If Paul's thesis is right, abortion is neither right nor wrong in itself--or more accurately, what matters to God when it concerns us is not the righteousness of a thing, which we're not good at, but our trusting of God. Whether abortion is part of righteous life is beside the point, according to Paul's thesis. It is only one possible indicator of whether we are trusting God. Individually, this makes making a choice about abortion no simpler--it seems entirely possible to me that someone might trust in God and have an abortion, and that for another person that trust and an abortion would be impossible to hold together.

But for all the rest of us, not facing this choice but trying to understand our society and its rules, Paul's thesis condemns us pretty soundly.

If Christ has called us to welcome the stranger as an example of our trust in God; if children are the truly perfect strangers; and if having children has become a thing that is easily feared in our society; then the sickness will never be solved by debating one way of alleviating the symptom (abortion). Abortion is not a moral problem--it's a symptom of our fearfulness of strangers, of someone who might make demands on me that I can't control.
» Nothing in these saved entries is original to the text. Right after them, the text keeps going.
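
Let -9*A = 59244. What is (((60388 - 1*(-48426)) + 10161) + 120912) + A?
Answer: 699913/3 ≈ 2.3330e+5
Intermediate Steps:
A = -19748/3 (A = -⅑*59244 = -19748/3 ≈ -6582.7)
(((60388 - 1*(-48426)) + 10161) + 120912) + A = (((60388 - 1*(-48426)) + 10161) + 120912) - 19748/3 = (((60388 + 48426) + 10161) + 120912) - 19748/3 = ((108814 + 10161) + 120912) - 19748/3 = (118975 + 120912) - 19748/3 = 239887 - 19748/3 = 699913/3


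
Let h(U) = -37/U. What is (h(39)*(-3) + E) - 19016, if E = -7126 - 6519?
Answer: -424556/13 ≈ -32658.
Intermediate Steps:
E = -13645
(h(39)*(-3) + E) - 19016 = (-37/39*(-3) - 13645) - 19016 = (37/13 - 13645) - 19016 = -177348/13 - 19016 = -424556/13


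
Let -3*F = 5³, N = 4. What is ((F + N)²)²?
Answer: 163047361/81 ≈ 2.0129e+6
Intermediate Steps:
F = -125/3 (F = -⅓*5³ = -⅓*125 = -125/3 ≈ -41.667)
((F + N)²)² = ((-125/3 + 4)²)² = ((-113/3)²)² = (12769/9)² = 163047361/81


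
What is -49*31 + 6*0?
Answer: -1519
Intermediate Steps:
-49*31 + 6*0 = -1519 + 0 = -1519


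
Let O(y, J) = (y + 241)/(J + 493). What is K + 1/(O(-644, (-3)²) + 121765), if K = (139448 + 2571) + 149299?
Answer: 17806995406888/61125627 ≈ 2.9132e+5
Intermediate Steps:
O(y, J) = (241 + y)/(493 + J)
K = 291318 (K = 142019 + 149299 = 291318)
K + 1/(O(-644, (-3)²) + 121765) = 291318 + 1/((241 - 644)/(493 + (-3)²) + 121765) = 291318 + 1/(-403/(493 + 9) + 121765) = 291318 + 1/(-403/502 + 121765) = 291318 + 1/(61125627/502) = 291318 + 502/61125627 = 17806995406888/61125627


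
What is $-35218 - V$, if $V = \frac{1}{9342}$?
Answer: $- \frac{329006557}{9342} \approx -35218.0$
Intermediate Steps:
$V = \frac{1}{9342} \approx 0.00010704$
$-35218 - V = -35218 - \frac{1}{9342} = - \frac{329006557}{9342}$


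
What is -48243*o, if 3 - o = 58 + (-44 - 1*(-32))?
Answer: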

Instead, we must confront the sickness--we must face our shared complicity in a culture that ostracizes single parents (it's popular to lament their situation, but it's not popular to be one), so enmeshes sex in shame that people fear to speak of it, keeps a permanent lower class stripped of economic possibility and plain old hope, and ultimately, we must face a culture that is so afraid of the stranger that we'd rather either kill the stranger before they're born, or permanently punish the parents of the stranger by strapping them with obligations our society conspires to prevent them achieving. If Paul is right, and God reckons our trust in God as righteousness, then our debate about abortion, while well-intentioned, has missed the point. Abortion is a symptom of a wider problem, made worse when we deny the existence of any kind of corporate sin or responsibility. God has asked us to follow in trust, welcoming the stranger, caring for the widow and orphan, sharing what we have even when it looks like it's not enough. Funny how we'd rather still debate righteousness.

Our trust in God reckoned as right-living? Probably the most radical words in Scripture.